"Man wird respektiert und ich kann zeigen was ich kann. Dann geht es irgendwann auch nicht mehr um die Hautfarbe."

Foto: Nelson Müller

Nelson Müller ist Deutscher. Um ihn zu beschreiben würden Phrasen wie "neuer Deutscher" oder „Migrant" zu eindimensional erscheinen. "Ich bin Deutscher und wie jeder andere Deutsche aufgewachsen", unterstreicht der TV-Koch selbstbewusst. Zu seinen Lieblingsgerichten gehören "deutsche Klassiker", wie Eintöpfe, Dampfnudeln oder Schnitzel. Auch die besonders heimatlich angehauchte bayerische Küche gehört zu seinen Favoriten: "Eine gekochte Kartoffel mit Meersalz und Butter, das ist schon was."


Die Müllers aus Stuttgart

Müllers leibliche Eltern stammen ursprünglich aus Ghana und betreiben heute einen Großhandel für afrikanische- und karibische Lebensmittel in London. Der Vater arbeitete zuvor als Angestellter in einer Botschaft in Rom, die Mutter war als Schneiderin tätig. Geboren wurde er 1979 als Nelson Nutakor. Sein Vorname soll an den Anti-Apartheid-Kämpfer Nelson Mandela erinnern. Mit fünf Jahren kommt er zur Pflegefamilie Müller nach Stuttgart. Warum er seine leiblichen Eltern verlassen musste und nach Deutschland kam, möchte er aus privaten Gründen nicht preisgeben.

Faszination Kochen

Bei den Müllers pflegte er die "Freude am Kochen", die sich zu einem Teil seiner Lebenskultur entwickelte. Nach einem Praktikum in einem Gourmetrestaurant wurde es ihm endgültig klar: Er wollte Koch werden. "Ich war fasziniert von der Welt hinter den Kulissen. Vom Handwerk, der furiosen Geschwindigkeit der Köche beim Schneiden und Anrichten, von dem Teamgeist, der in der Küche herrschte und von da an wollte ich Koch werden."

Falsche Zuschreibungen

Gerade am Anfang, als er noch keine "TV-Persönlichkeit" war, ließen stereotype Zuschreibungen nicht lange auf sich warten: "Als ich auf Sylt mit der Ausbildung anfing und zum ersten Mal in die Küche kam, wollte man mich zur Spüle schicken, obwohl ich eine Kochjacke trug. Ich musste dann erst einmal erklären, weshalb ich dort bin." Doch Müller unterstreicht auch, dass er durch seinen Beruf Grenzen verschieben kann: "Man wird respektiert und ich kann zeigen was ich kann. Dann geht es irgendwann auch nicht mehr um die Hautfarbe." Er macht seine Sache gut, unter den so genannten Migranten hat er Eindruck hinterlassen: "Auch viele Menschen mit Migrationshintergrund sprechen mich an, dass sie das gut finden, was ich mache."
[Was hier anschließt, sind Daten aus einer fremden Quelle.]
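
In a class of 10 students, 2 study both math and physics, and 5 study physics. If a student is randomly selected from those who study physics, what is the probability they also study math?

P(A ∩ B) = 2/10 = 1/5
P(B) = 5/10 = 1/2
P(A|B) = P(A ∩ B) / P(B) = (1/5) / (1/2) = 2/5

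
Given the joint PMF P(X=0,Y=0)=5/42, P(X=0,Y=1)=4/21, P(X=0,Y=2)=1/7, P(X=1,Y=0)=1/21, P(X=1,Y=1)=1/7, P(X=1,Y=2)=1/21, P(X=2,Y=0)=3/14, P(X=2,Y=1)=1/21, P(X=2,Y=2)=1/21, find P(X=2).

P(X=2) = P(X=2,Y=0) + P(X=2,Y=1) + P(X=2,Y=2)
= 3/14 + 1/21 + 1/21
= 13/42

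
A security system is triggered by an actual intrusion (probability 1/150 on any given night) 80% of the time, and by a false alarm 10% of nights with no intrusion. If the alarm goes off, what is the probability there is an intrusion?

Let D = the rare event, + = positive/flagged.
P(D) = 1/150
P(+|D) = 80/100 = 4/5
P(+|D') = 10/100 = 1/10
P(+) = P(+|D)P(D) + P(+|D')P(D')
     = \frac{4}{5} × \frac{1}{150} + \frac{1}{10} × \frac{149}{150}
     = \frac{157}{1500}
P(D|+) = P(+|D)P(D)/P(+) = \frac{8}{157}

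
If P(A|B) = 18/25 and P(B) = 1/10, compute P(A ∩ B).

By definition, P(A|B) = P(A ∩ B) / P(B)
So P(A ∩ B) = P(A|B) × P(B)
= 18/25 × 1/10
= 9/125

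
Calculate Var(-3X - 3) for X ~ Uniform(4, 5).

For X ~ Uniform(4, 5):
Var(X) = \frac{1}{12}
Var(-3X - 3) = (-3)² × Var(X) = 9 × \frac{1}{12} = \frac{3}{4}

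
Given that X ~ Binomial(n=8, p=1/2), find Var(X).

For X ~ Binomial(n=8, p=1/2):
Var(X) = 2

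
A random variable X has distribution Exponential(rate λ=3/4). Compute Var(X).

For X ~ Exponential(rate λ=3/4):
Var(X) = \frac{16}{9}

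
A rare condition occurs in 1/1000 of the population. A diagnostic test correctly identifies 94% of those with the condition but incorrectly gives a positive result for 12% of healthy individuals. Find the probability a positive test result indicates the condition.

Let D = the rare event, + = positive/flagged.
P(D) = 1/1000
P(+|D) = 94/100 = 47/50
P(+|D') = 12/100 = 3/25
P(+) = P(+|D)P(D) + P(+|D')P(D')
     = \frac{47}{50} × \frac{1}{1000} + \frac{3}{25} × \frac{999}{1000}
     = \frac{6041}{50000}
P(D|+) = P(+|D)P(D)/P(+) = \frac{47}{6041}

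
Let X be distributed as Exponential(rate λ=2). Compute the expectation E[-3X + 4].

For X ~ Exponential(rate λ=2):
E[X] = \frac{1}{2}
E[-3X + 4] = -3 × E[X] + 4 = \frac{5}{2}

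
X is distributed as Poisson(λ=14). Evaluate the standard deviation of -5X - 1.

For X ~ Poisson(λ=14):
Var(X) = 14
SD(X) = √(Var(X)) = √(14) = \sqrt{14}
SD(-5X - 1) = |-5| × SD(X) = 5 × \sqrt{14} = 5 \sqrt{14}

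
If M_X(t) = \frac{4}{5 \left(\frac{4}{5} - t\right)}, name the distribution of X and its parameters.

The MGF M(t) = \frac{4}{5 \left(\frac{4}{5} - t\right)} is the standard form for the Exponential distribution.
Comparing with the known MGF formula identifies: Exponential(rate λ=4/5)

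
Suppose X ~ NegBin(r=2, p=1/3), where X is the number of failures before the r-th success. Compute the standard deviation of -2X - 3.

For X ~ NegBin(r=2, p=1/3), where X is the number of failures before the r-th success:
Var(X) = 12
SD(X) = √(Var(X)) = √(12) = 2 \sqrt{3}
SD(-2X - 3) = |-2| × SD(X) = 2 × 2 \sqrt{3} = 4 \sqrt{3}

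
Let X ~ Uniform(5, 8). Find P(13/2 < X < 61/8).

P(13/2 < X < 61/8) = ∫_{13/2}^{61/8} f(x) dx
where f(x) = \frac{1}{3}
= \frac{3}{8}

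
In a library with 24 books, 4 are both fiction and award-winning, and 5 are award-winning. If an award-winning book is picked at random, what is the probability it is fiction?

P(A ∩ B) = 4/24 = 1/6
P(B) = 5/24
P(A|B) = P(A ∩ B) / P(B) = (1/6) / (5/24) = 4/5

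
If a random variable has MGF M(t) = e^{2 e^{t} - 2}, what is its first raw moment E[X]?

To find E[X], compute M^(1)(0):
M^(1)(t) = 2 e^{t} e^{2 e^{t} - 2}
M^(1)(0) = 2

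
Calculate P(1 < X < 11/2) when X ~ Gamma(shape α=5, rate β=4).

P(1 < X < 11/2) = ∫_{1}^{11/2} f(x) dx
where f(x) = \frac{128 x^{4} e^{- 4 x}}{3}
= \frac{-35401 + 103 e^{18}}{3 e^{22}}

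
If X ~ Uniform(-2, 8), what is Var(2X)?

For X ~ Uniform(-2, 8):
Var(X) = \frac{25}{3}
Var(2X) = (2)² × Var(X) = 4 × \frac{25}{3} = \frac{100}{3}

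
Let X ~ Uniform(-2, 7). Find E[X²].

Using the identity E[X²] = Var(X) + (E[X])²:
E[X] = \frac{5}{2}
Var(X) = \frac{27}{4}
E[X²] = \frac{27}{4} + (\frac{5}{2})²
= 13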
"Es gibt noch keine Migranten-Oberschicht"

Als bekannter Koch aus dem Fernsehen arbeitet Müller in einer Branche, die bis vor wenigen Jahren noch ohne Migranten auf Sendung gegangen ist. Dieser sichtbaren Grenze hat er durch sein Tun ein Ende gesetzt. Die Fremdwahrnehmung in der Gesellschaft scheint sich jedoch nur langsam zu ändern: "Wenn man farbig ist und ein gutes Auto fährt, denken gleich alle man sei Fußballer oder so etwas in die Richtung. Man kann nicht einfach nur Unternehmer sein." Laut Müller gäbe es noch keine "Migranten-Oberschicht". Der Hauben-Koch wünscht sich deshalb mehr Veränderungen in der Arbeits- und Medienwelt.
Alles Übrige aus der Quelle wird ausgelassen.